Bonds also have to be assigned credit ratings by reputable agencies. Issuance of these ratings takes between four to six weeks and reflects the credit risk of the company/facilities, on the basis of the business model, the sector dynamics, the financial model and the capital structure contemplated by management.

Finally, HY bonds are raised through a ‘book building’ exercise, which requires management to mount a road show that presents the company and the rational/merits of the contemplated new capital structure to investors.

Guidance Through a Complex Process

Preparation of these main work streams is demanding for management teams and requires the production of copious amounts of financial, corporate, legal and market information. Such preparation over a compressed timeframe, as short as six weeks in some cases, can be heavily disruptive to management teams who also have to negotiate commercial and legal terms of their new financings. This is why the use of advisers is advantageous, particularly for first-time issuers.  
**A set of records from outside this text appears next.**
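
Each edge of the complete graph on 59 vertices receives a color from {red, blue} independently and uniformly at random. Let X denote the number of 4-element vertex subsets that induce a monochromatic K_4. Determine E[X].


Let X = Σ_S X_S over the C(59, 4) = 455126 subsets S of size 4, where X_S = 1 if the K_4 on S is monochromatic.
For a fixed S, the K_4 on S has C(4, 2) = 6 edges. P[all 6 edges red] = (1/2)^6, and likewise for blue, so P[monochromatic] = 2·(1/2)^6 = 2^{1 − 6} = 1/32.
Summing: E[X] = C(59, 4) · 2^{1 − 6} = 455126 · 1/32 = 227563/16.
Numerically: E[X] ≈ 14222.687500.

E[X] = C(59,4)·2^(1−C(4,2)) = 227563/16 ≈ 14222.687500.


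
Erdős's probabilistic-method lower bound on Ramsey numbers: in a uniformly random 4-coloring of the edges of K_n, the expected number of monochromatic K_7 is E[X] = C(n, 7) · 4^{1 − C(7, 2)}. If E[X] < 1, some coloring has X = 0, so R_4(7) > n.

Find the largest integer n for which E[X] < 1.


We need C(n, 7) · 4^{1 − 21} < 1, i.e. C(n, 7) < 4^{21 − 1} = 1099511627776.
Check values of n near the boundary:
  n = 175: C(175, 7) = 883208107275; 883208107275 < 1099511627776? YES
  n = 176: C(176, 7) = 919790691600; 919790691600 < 1099511627776? YES
  n = 177: C(177, 7) = 957664425960; 957664425960 < 1099511627776? YES
  n = 178: C(178, 7) = 996867063280; 996867063280 < 1099511627776? YES
  n = 179: C(179, 7) = 1037437234460; 1037437234460 < 1099511627776? YES
  n = 180: C(180, 7) = 1079414463600; 1079414463600 < 1099511627776? YES
  n = 181: C(181, 7) = 1122839183400; 1122839183400 < 1099511627776? NO
  n = 182: C(182, 7) = 1167752750736; 1167752750736 < 1099511627776? NO
  n = 183: C(183, 7) = 1214197462413; 1214197462413 < 1099511627776? NO
The largest n with C(n, 7) < 1099511627776 is n = 180 (where E[X] = 67463403975/68719476736 ≈ 0.982). Hence R_4(7) > 180, i.e. R_4(7) ≥ 181.

Largest n = 180; hence R_4(7) > 180.


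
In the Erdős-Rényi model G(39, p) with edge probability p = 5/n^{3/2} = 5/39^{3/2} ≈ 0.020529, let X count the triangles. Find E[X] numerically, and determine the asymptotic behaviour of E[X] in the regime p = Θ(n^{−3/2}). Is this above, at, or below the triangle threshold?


Number of potential triangles: C(39, 3) = 9139.
Each occurs with probability p³ ≈ (0.020529)³ ≈ 8.6520552e-06.
By linearity: E[X] = C(39, 3)·p³ ≈ 9139 · 8.6520552e-06 ≈ 0.07907.
Since α = 3/2 > 1, p = c/n^{3/2} = o(1/n) is below the triangle threshold p ~ 1/n. Asymptotically E[X] ~ (c³/6)·n^{3(1−α)} = (5³/6)·n^{-1.5} → 0, so by Markov's inequality G has no triangles w.h.p.

E[X] ≈ 0.07907; in regime p = Θ(1/n^{3/2}) E[X] tends to 0 (below the triangle threshold p ~ 1/n).


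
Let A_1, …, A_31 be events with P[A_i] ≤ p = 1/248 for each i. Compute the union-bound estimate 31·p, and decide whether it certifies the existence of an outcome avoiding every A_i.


Union bound: P[∪_{i=1}^{31} A_i] ≤ Σ_i P[A_i] ≤ 31·p = 31·(1/248) = 1/8.
Numerically: 1/8 ≈ 0.125000.
Is 1/8 < 1? YES.
Since P[∪ A_i] ≤ 1/8 < 1, the complement has P[∩ A_i^c] ≥ 1 − 1/8 = 7/8 > 0, so some outcome avoids every A_i.

31·p = 1/8 ≈ 0.125000; existence CERTIFIED by the union bound.


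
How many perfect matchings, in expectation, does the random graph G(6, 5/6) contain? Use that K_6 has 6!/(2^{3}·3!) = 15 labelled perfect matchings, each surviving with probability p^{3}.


K_6 has 6!/(2^{3}·3!) = 15 labelled perfect matchings.
For each such perfect matching H, let X_H = 1 if all 3 edges of H are present in G. Then P[X_H = 1] = p^{3} = (5/6)^{3} = 125/216.
By linearity of expectation: E[X] = Σ_H E[X_H] = 15 · p^{3} = 15 · 125/216 = 625/72.
Numerically: E[X] ≈ 8.68056.

E[X] = 15 · (5/6)^{3} = 625/72 ≈ 8.68056.


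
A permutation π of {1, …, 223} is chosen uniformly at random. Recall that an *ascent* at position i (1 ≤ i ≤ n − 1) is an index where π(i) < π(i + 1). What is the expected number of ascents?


Write X = Σ X_I over i = 1, …, 222, with X_I the indicator of one ascent.
There are 222 indicators.
For each fixed i, the pair (π(i), π(i+1)) is a uniformly random ordered pair of distinct values from {1, …, 223}; by symmetry P[π(i) < π(i+1)] = 1/2.
By linearity: E[X] = 222 · (1/2) = (223 − 1) · (1/2) = 111 ≈ 111.000.

E[X] = 111 = 111.000.


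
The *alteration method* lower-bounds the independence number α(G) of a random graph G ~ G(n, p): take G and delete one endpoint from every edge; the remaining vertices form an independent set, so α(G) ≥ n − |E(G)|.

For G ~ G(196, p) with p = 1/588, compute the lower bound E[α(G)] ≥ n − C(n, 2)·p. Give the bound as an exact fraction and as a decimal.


E[|E(G)|] = C(196, 2)·p = 19110 · (1/588) = 65/2.
E[α(G)] ≥ n − E[|E(G)|] = 196 − 65/2 = 327/2.
Numerically: ≈ 163.5000.
(This is only a lower bound; the true E[α(G)] may be larger.)

E[α(G)] ≥ 327/2 ≈ 163.5000.


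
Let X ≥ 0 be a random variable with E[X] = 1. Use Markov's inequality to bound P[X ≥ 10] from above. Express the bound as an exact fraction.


μ = E[X] = 1, a = 10.
Markov: P[X ≥ 10] ≤ μ/a = (1)/10 = 1/10.
Numerically: ≈ 0.10000.
(Since a = 10 > μ = 1.00000, the bound 1/10 is < 1 and informative.)

P[X ≥ 10] ≤ 1/10 ≈ 0.10000.


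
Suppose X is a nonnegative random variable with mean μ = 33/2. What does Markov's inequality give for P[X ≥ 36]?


μ = E[X] = 33/2, a = 36.
Markov: P[X ≥ 36] ≤ μ/a = (33/2)/36 = 11/24.
Numerically: ≈ 0.458333.
(Since a = 36 > μ = 16.500000, the bound 11/24 is < 1 and informative.)

P[X ≥ 36] ≤ 11/24 ≈ 0.458333.


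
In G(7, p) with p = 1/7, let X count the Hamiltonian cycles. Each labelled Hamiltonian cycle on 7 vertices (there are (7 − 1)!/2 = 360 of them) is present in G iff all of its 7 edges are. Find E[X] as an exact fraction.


K_7 has (7 − 1)!/2 = 360 labelled Hamiltonian cycles.
For each such Hamiltonian cycle H, let X_H = 1 if all 7 edges of H are present in G. Then P[X_H = 1] = p^{7} = (1/7)^{7} = 1/823543.
By linearity: E[X] = Σ_H E[X_H] = 360 · p^{7} = 360 · 1/823543 = 360/823543.
Numerically: E[X] ≈ 0.000437.

E[X] = 360 · (1/7)^{7} = 360/823543 ≈ 0.000437.


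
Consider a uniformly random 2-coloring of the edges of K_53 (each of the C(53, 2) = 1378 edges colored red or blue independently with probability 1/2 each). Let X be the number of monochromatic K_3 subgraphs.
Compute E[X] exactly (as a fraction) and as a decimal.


Let X = Σ_S X_S over the C(53, 3) = 23426 subsets S of size 3, where X_S = 1 if the K_3 on S is monochromatic.
For a fixed S, the K_3 on S has C(3, 2) = 3 edges. P[all 3 edges red] = (1/2)^3, and likewise for blue, so P[monochromatic] = 2·(1/2)^3 = 2^{1 − 3} = 1/4.
By linearity: E[X] = C(53, 3) · 2^{1 − 3} = 23426 · 1/4 = 11713/2.
Numerically: E[X] ≈ 5856.5000.

E[X] = C(53,3)·2^(1−C(3,2)) = 11713/2 ≈ 5856.5000.


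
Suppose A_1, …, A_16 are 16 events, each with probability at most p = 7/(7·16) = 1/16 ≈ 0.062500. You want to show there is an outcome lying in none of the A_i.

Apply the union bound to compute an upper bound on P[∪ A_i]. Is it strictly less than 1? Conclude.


Union bound: P[∪_{i=1}^{16} A_i] ≤ Σ_i P[A_i] ≤ 16·p = 16·(1/16) = 1.
Numerically: 1 ≈ 1.000000.
Is 1 < 1? NO.
Since the bound 1 is ≥ 1, the union bound is uninformative here; it does NOT by itself certify existence.

16·p = 1 ≈ 1.000000; existence NOT certified by the union bound.


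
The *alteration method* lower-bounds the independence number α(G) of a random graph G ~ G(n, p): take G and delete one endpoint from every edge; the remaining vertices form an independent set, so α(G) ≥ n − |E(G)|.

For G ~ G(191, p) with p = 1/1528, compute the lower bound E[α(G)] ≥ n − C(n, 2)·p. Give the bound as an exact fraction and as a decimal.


E[|E(G)|] = C(191, 2)·p = 18145 · (1/1528) = 95/8.
E[α(G)] ≥ n − E[|E(G)|] = 191 − 95/8 = 1433/8.
Numerically: ≈ 179.125.
(This is only a lower bound; the true E[α(G)] may be larger.)

E[α(G)] ≥ 1433/8 ≈ 179.125.


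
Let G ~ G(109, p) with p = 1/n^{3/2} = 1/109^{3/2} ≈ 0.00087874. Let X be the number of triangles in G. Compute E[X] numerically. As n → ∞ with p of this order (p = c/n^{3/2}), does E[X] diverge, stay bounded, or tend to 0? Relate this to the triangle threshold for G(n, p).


Number of potential triangles: C(109, 3) = 209934.
Each occurs with probability p³ ≈ (0.00087874)³ ≈ 6.7854829e-10.
By linearity: E[X] = C(109, 3)·p³ ≈ 209934 · 6.7854829e-10 ≈ 0.00014.
Since α = 3/2 > 1, p = c/n^{3/2} = o(1/n) is below the triangle threshold p ~ 1/n. Asymptotically E[X] ~ (c³/6)·n^{3(1−α)} = (1³/6)·n^{-1.5} → 0, so by Markov's inequality G has no triangles w.h.p.

E[X] ≈ 0.00014; in regime p = Θ(1/n^{3/2}) E[X] tends to 0 (below the triangle threshold p ~ 1/n).


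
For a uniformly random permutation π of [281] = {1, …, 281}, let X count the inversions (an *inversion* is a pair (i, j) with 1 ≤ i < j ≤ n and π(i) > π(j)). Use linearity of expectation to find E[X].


Write X = Σ X_I over the C(281, 2) = 39340 pairs i < j, with X_I the indicator of one inversion.
There are 39340 indicators.
For each fixed pair i < j, the values π(i) and π(j) are two distinct elements of {1, …, 281} in uniformly random order; by symmetry P[π(i) > π(j)] = 1/2.
By linearity: E[X] = 39340 · (1/2) = C(281, 2) · (1/2) = 39340/2 = 19670 ≈ 19670.000.

E[X] = 19670 = 19670.000.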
From personal experience, management teams accustomed mainly to loan financings need rigorous education on the covenants and reporting criteria. They require help to prepare the commercial negotiations (including ‘baskets’, guarantors, security package and covenant definitions), and select the relevant issuing banks and legal counsels. Advisers tend also to be instrumental in the preparation of the financing model and ratings agencies presentation and usually co-ordinate the offering memorandum drafting process. They also need proactively to be preparing alternative financing solutions in case the HY market closes momentarily.

If the HY product is here to stay, as seems highly probable, the apparently random open/shut nature of the primary market, caused by current unstable macro-economic conditions, reinforces the need for independent experts to balance conflicted advice sometimes on offer. This will ensure that each company is ready to launch its new bond whenever a ‘window of opportunity’ opens.